Some time ago NASA announced that a 46-metre wide asteroid was heading for the Earth and at its closest approach would pass by within 27 000 kilometres of us. In cosmic terms that is very close, in fact, too close for comfort - satellites that are in geosynchronous orbit round the Earth (such as communications satellites) are further away than that! The Moon is fifteen times further away! In recorded history (admittedly less than 200 years in the case of this type of observation) no object of this size has ever missed the Earth by such a small margin. If a rock as big as 46 metres across were to hit the Earth, the impact would be powerful enough to erase completely a city the size of (say) New York. And in case you think the odds are good that it would land in the sea rather than on solid ground, you are right - unfortunately such an impact would be even more catastrophic, because the resulting gigantic tsunamis would wreak havoc across the globe, engulfing numerous coastal communities and killing far more people.
|A meteorite burns up over Russia on 15 February 2013|
Friday 15 February 2013 was determined as the day when asteroid 2012 DA14 would swing past the Earth. Countless amateur and professional telescopes were lined up and ready to observe the historic event. NASA had even planned a live web cast of the flyby for people without access to telescopes. The world waited with bated breath, and not a few of us were thankful that it was going to be a close shave and not a direct hit.
And then, on the same day but BEFORE the asteroid made its closest approach, a massive fireball streaked across the sky above the Russian town of Chelyabinsk and exploded in dramatic fashion. The event was captured by hundreds of stunned onlookers on video and mobile phone cameras, and the resulting shockwave shattered windows and injured more than a thousand people. It truly was a "What the **** was that?" moment - the main asteroid was still tens of thousands kilometres away, so what was this? Another meteor? On the same day? Surely not ... what would be the odds of that happening?
Well, it turns out it WAS another unrelated meteor, smaller than the one that had been announced (only about 17 metres across, apparently), but still big enough to cause considerable damage. It was the largest meteorite to hit the Earth since the Tunguska event of 1908, in which an object about 40 metres across disintegrated in the atmosphere and destroyed over 2100 square kilometres of Russian forest. They seem to have bad luck with meteorites, the Russians ; on the other hand, if your country is five times bigger than any other then I guess you are likely to cop more impacts.
The coincidence that the BIGGEST asteroid close approach ever observed and the BIGGEST meteorite impact in over a century took place on the same day is almost too mind-boggling to contemplate. The odds of this happening are just so enormous that I was left shaking my head in disbelief. Absolutely incredible.

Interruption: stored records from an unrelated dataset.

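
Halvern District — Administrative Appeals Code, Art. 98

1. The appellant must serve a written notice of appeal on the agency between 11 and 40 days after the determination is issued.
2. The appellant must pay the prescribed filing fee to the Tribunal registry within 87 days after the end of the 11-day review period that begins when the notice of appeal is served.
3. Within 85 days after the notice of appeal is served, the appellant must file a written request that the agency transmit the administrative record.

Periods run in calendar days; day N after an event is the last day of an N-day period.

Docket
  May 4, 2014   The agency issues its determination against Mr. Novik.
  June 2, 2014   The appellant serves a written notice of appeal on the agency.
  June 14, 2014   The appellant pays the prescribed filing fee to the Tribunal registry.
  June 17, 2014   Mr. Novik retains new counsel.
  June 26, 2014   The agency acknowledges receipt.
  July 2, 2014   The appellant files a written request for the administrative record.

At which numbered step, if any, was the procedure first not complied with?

None — every step was satisfied

(1) the permitted window runs from May 4, 2014 + 11 = May 15, 2014 to May 4, 2014 + 40 = June 13, 2014; done June 2, 2014, which is between those dates.
(2) due by June 13, 2014 + 87 days = September 8, 2014; completed June 14, 2014, before the deadline.
(3) due by June 2, 2014 + 85 days = August 26, 2014; completed July 2, 2014, before the deadline.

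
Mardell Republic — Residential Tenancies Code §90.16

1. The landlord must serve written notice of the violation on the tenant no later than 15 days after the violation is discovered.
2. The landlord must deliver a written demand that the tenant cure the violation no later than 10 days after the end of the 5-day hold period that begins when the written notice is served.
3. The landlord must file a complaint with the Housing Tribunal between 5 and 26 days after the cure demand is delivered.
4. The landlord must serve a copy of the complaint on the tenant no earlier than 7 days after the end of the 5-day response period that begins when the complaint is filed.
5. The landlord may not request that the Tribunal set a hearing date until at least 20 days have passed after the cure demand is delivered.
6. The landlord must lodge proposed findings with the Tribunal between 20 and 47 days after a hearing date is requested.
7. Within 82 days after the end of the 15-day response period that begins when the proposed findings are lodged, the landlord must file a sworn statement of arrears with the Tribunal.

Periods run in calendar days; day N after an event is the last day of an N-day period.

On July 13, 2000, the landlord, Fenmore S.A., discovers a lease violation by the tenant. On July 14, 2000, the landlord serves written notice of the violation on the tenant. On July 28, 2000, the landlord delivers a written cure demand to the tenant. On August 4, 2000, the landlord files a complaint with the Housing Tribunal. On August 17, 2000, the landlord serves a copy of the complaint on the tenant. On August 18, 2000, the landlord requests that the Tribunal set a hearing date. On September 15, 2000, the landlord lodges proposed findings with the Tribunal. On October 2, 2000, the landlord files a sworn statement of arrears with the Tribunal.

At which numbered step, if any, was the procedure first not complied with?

(1) due by July 13, 2000 + 15 days = July 28, 2000; July 14, 2000 is within that limit.
(2) due by July 19, 2000 + 10 days = July 29, 2000; done July 28, 2000 — timely.
(3) the permitted window runs from July 28, 2000 + 5 = August 2, 2000 to July 28, 2000 + 26 = August 23, 2000; done August 4, 2000 — within the window.
(4) permitted from August 9, 2000 + 7 days = August 16, 2000 onward; done August 17, 2000 — permitted.
(5) permitted from July 28, 2000 + 20 days = August 17, 2000 onward; done August 18, 2000, after the minimum wait.
(6) the permitted window runs from August 18, 2000 + 20 = September 7, 2000 to August 18, 2000 + 47 = October 4, 2000; done September 15, 2000 — within the window.
(7) due by September 30, 2000 + 82 days = December 21, 2000; October 2, 2000 is within that limit.

None — every step was satisfied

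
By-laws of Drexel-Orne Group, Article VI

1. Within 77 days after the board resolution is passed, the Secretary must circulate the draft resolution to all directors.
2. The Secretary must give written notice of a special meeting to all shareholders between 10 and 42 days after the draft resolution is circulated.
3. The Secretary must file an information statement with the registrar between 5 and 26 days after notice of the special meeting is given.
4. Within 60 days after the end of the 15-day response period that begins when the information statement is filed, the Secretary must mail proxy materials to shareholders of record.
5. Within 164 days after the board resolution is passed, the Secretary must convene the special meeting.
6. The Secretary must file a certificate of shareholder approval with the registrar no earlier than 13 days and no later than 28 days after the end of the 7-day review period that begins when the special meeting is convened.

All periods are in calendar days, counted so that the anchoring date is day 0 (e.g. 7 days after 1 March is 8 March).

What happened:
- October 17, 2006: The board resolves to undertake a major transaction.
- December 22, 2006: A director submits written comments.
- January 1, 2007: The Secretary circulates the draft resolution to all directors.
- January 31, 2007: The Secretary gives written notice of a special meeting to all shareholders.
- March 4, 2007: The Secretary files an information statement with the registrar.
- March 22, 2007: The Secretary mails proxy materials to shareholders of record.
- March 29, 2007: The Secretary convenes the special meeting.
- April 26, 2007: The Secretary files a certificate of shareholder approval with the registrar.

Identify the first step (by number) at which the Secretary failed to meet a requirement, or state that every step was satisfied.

Step 3

(1) due by October 17, 2006 + 77 days = January 2, 2007; January 1, 2007 is within that limit.
(2) the permitted window runs from January 1, 2007 + 10 = January 11, 2007 to January 1, 2007 + 42 = February 12, 2007; January 31, 2007 falls inside that range.
(3) the permitted window runs from January 31, 2007 + 5 = February 5, 2007 to January 31, 2007 + 26 = February 26, 2007; March 4, 2007 is 6 days past the end of the window.
No need to go further; step 3 was not satisfied.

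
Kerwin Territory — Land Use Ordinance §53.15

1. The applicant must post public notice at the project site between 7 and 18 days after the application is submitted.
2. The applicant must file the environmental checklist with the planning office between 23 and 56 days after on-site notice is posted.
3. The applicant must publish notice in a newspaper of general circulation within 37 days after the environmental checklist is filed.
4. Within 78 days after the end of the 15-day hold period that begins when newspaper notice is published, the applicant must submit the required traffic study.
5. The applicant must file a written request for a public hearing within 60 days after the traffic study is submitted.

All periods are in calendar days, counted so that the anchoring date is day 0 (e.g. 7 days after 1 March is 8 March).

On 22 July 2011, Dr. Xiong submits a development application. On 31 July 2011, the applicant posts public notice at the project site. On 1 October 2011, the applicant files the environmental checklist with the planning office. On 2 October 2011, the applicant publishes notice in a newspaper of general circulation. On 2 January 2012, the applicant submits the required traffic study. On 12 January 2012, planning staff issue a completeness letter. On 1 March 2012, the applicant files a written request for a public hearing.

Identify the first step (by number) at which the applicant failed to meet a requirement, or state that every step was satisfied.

Step 2

Step 1 — 7 and 18 days from 22 July 2011 (when the application is submitted) are 29 July 2011 and 9 August 2011 respectively; 31 July 2011 falls inside that range.
Step 2 — 23 and 56 days from 31 July 2011 (when on-site notice is posted) are 23 August 2011 and 25 September 2011 respectively; done 1 October 2011 — 6 days after the window closed.
No need to go further; step 2 was not satisfied.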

But the most worrying thing about the Russian event was that nobody saw the meteor coming, and even several hours afterwards astronomers round the world were trying to figure out where it came from. That is a serious cause for concern. There are doomsday crackpots all over the world predicting "the end of time" for all kinds of spurious reasons (such as the Mayan calendar "scare" of December 2012), but this meteor strike illustrates a very real threat to life on planet Earth. Meteorite impacts over the past several hundred million years have been the cause of several mass extinctions and there is no reason why this can't happen again. The dinosaurs perished 65 million years ago when a 10-kilometre wide comet hit the Earth, and 250 million years ago an even bigger strike killed off over 95% of all species on the planet. These are sobering facts.
The Earth is surrounded by cosmic junk. In fact, over 15 000 TONS of debris from space hit the planet every year; thankfully, most of this comprises dust-sized particles that burn up in the atmosphere and become visible as "shooting stars". Larger rocks are rare but by no means non-existent. NASA has a programme to catalogue and record all "near Earth asteroids" over a certain size in order to provide us with an advanced warning of catastrophe (although it is debateable exactly what we could do to deflect or destroy a rock several hundred metres across hurtling towards us at 50 000 kilometres per hour), but in the case of the meteor that exploded over Russia there was no warning whatsoever. The first anybody knew about it was when it appeared in the sky.
I suggest that this event should be taken as a warning, and that all governments should co-operate to ensure that any object near enough to hit the Earth and massive enough to cause significant devastation is detected and tracked. And a research programme to develop the capability to deflect and/or destroy such objects should receive some very urgent attention.